1. The problem statement, all variables and given/known data

Using the inequality $$|\sin(x)| < |x|$$ for $$0 < |x| < \frac{\pi}{2}$$, prove that the sine function is continuous at 0.

2. Relevant equations

Definition of continuity: A function f: R -> R is continuous at a point $$x0 \in R$$, if for any $$\epsilon > 0$$, there esists a $$\delta(\epsilon; x0)$$ such that if $$|x - x0| \leq \delta(\epsilon; x0)$$, then $$|f(x) - f(x0)| \leq \epsilon$$.

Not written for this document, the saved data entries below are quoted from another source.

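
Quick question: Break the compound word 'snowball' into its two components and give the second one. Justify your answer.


Split 'snowball' into 'snow' + 'ball'. The second part is 'ball'.

ball


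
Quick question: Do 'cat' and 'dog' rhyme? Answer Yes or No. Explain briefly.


Rime (stressed vowel + following sounds) of 'cat': -at = /æt/
Rime of 'dog': -og = /ɒg/
/æt/ and /ɒg/ are different ending sounds, so the words do not rhyme.

No


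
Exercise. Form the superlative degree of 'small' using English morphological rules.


Apply superlative formation (add -est): 'small' -> 'smallest'.

smallest


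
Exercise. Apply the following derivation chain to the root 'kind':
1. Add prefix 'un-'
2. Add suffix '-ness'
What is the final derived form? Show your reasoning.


Step 1: Add prefix 'un-' to 'kind' = 'unkind'
Step 2: Add suffix '-ness' to 'unkind' = 'unkindness'

unkindness


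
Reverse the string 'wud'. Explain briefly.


Reverse 'wud' character by character: 'duw'.

duw


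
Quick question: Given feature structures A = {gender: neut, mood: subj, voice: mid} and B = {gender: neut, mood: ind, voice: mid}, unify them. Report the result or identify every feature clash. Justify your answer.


Compare features:
gender: A=neut vs B=neut -> unified: neut
mood: A=subj vs B=ind -> CLASH
voice: A=mid vs B=mid -> unified: mid
Clash detected on feature 'mood' (subj vs ind); unification fails.

CLASH on 'mood' (subj vs ind)


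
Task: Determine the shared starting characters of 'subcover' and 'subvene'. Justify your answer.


Compare from the start: 3 characters match: 'sub'. Mismatch at position 4: 'c' vs 'v'.

sub


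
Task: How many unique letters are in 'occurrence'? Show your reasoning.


Unique letters in 'occurrence': {c, e, n, o, r, u} = 6 distinct letters.

6


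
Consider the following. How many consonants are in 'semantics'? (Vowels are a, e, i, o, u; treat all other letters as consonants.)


Consonants in 'semantics': s, m, n, t, c, s = 6 consonants.

6


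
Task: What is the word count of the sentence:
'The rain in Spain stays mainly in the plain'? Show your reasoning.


Split into words: The | rain | in | Spain | stays | mainly | in | the | plain = 9 words.

9


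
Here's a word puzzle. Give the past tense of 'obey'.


Apply rule: Add -ed. 'obey' becomes 'obeyed'.

obeyed


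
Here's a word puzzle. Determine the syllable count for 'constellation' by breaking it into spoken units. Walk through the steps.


Break 'constellation' into syllables: con-stel-la-tion -> con | stel | la | tion = 4 syllables

4 syllables


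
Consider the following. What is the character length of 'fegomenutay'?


Spell out 'fegomenutay' and number each letter: f(1), e(2), g(3), o(4), m(5), e(6), n(7), u(8), t(9), a(10), y(11). Total: 11 letters.

11


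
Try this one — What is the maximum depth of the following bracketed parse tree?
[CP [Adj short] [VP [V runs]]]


Count bracket nesting levels:
'[' at pos 0: depth = 1
'[' at pos 4: depth = 2
'[' at pos 16: depth = 2
'[' at pos 20: depth = 3
Maximum depth reached: 3

3


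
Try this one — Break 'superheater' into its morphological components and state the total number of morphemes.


Step 1: Identify prefix: 'super' (meaning: above)
Step 2: Identify root: 'heat'
Step 3: Identify suffix(es): 'er'
Decomposition: super- (prefix: above) + heat (root) + -er (suffix: one who)
Total morphemes: 3

3 morphemes (super- (prefix: above) + heat (root) + -er (suffix: one who))


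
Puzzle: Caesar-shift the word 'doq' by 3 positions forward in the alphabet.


Shift each letter by 3: d -> g, o -> r, q -> t. Result: 'grt'.

grt


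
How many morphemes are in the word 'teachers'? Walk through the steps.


Decomposition: teach (root) + -er (suffix) + -s (plural) = 3 morpheme(s)

3 morphemes


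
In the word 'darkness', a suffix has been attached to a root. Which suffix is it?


The word 'darkness' = 'dark' (root) + '-ness' (suffix). The suffix is '-ness'.

ness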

3. The attempt at a solution
To be honest, I am not really sure about this. I know that in order to prove continuity at a point, I can take the limit of the function at that point and see if it's equal to the value of the function. With this method, though, I am not using the inequality given, and therefore I cannot think of a way to do this. In class we were given no examples, so I am really lost here. I tried using the definition of continuity, but I did not manage to get anywhere that made sense.

I am sure this cannot be hard and I am probably missing something obvious. If anyone could help I'd truly appreciate it. Thank you.

2. Jan 18, 2010

jgens

Alright, are you familiar with the squeeze theorem, because you're essentially asked to provide a formal illustration of this theorem. My suggestion is let $\delta = \varepsilon$ and then show that if $0 < |x| < \delta$ then $|\sin{(x)}| < \varepsilon$.

3. Jan 18, 2010

cc10

I am not familiar with the squeeze theorem, but I will look into it. Thanks for the tip, I'll let you know if I get anywhere.

4. Jan 18, 2010

LCKurtz

Hint: $|\sin x| \le |x|$.